Intracoronary Optical Coherence Tomography (OCT) enables high-resolution visualization of coronary vessel anatomy but presents challenges due to noise, imaging artifacts, and complex tissue structures. This paper proposes a fully automated pipeline for vessel segmentation and classification in OCT images using machine learning techniques. The proposed method integrates image preprocessing, guidewire artifact removal, polar-to-Cartesian transformation, unsupervised K-means clustering, and local feature extraction. These features are used to train Logistic Regression and Support Vector Machine classifiers for pixel-wise vessel classification. Experimental results demonstrate excellent performance, achieving precision, recall, and F1-score values up to 1.00 and overall classification accuracy of 99.68%. The proposed approach provides accurate vessel boundary detection while maintaining low computational complexity and requiring minimal manual annotation. This method offers a reliable and efficient solution for automated OCT image analysis and has potential applications in clinical decision support and real-time medical image processing.

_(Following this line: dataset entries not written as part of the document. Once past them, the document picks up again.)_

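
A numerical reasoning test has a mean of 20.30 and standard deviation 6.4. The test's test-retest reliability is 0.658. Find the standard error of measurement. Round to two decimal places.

SEM = SD · √(1 − ρ) = 6.4 × √0.342 = 6.4 × 0.5848 = 3.743

3.74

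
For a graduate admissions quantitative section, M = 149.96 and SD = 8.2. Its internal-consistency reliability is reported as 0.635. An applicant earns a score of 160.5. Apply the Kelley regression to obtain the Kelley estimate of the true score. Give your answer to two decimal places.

T̂ = ρX + (1 − ρ)μ
  = 0.635 × 160.5 + 0.365 × 149.96
  = 101.9175 + 54.73540
  = 156.653
  ≈ 156.65

156.65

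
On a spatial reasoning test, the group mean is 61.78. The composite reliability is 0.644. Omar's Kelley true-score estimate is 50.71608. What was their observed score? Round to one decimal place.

T̂ = ρX + (1 − ρ)μ  ⇒  X = (T̂ − (1 − ρ)μ) / ρ
X = (50.71608 − 0.356 × 61.78) / 0.644 = (50.71608 − 21.99368) / 0.644 = 28.72240 / 0.644 = 44.600

44.6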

翻译：冠状动脉内光学相干断层扫描（OCT）能够实现冠状动脉解剖结构的高分辨率可视化，但由于噪声、成像伪影及复杂的组织结构而面临挑战。本文提出了一种利用机器学习技术对OCT图像进行血管分割与分类的全自动流程。该方法整合了图像预处理、导丝伪影去除、极坐标-笛卡尔坐标转换、无监督K均值聚类以及局部特征提取。这些特征被用于训练逻辑回归与支持向量机分类器，以实现像素级血管分类。实验结果表明该方法性能优异，精确率、召回率与F1分数最高可达1.00，总体分类准确率达99.68%。所提出的方法在保持低计算复杂度且仅需少量人工标注的前提下，实现了精确的血管边界检测。该方法为自动化OCT图像分析提供了可靠高效的解决方案，在临床决策支持与实时医学图像处理领域具有潜在应用价值。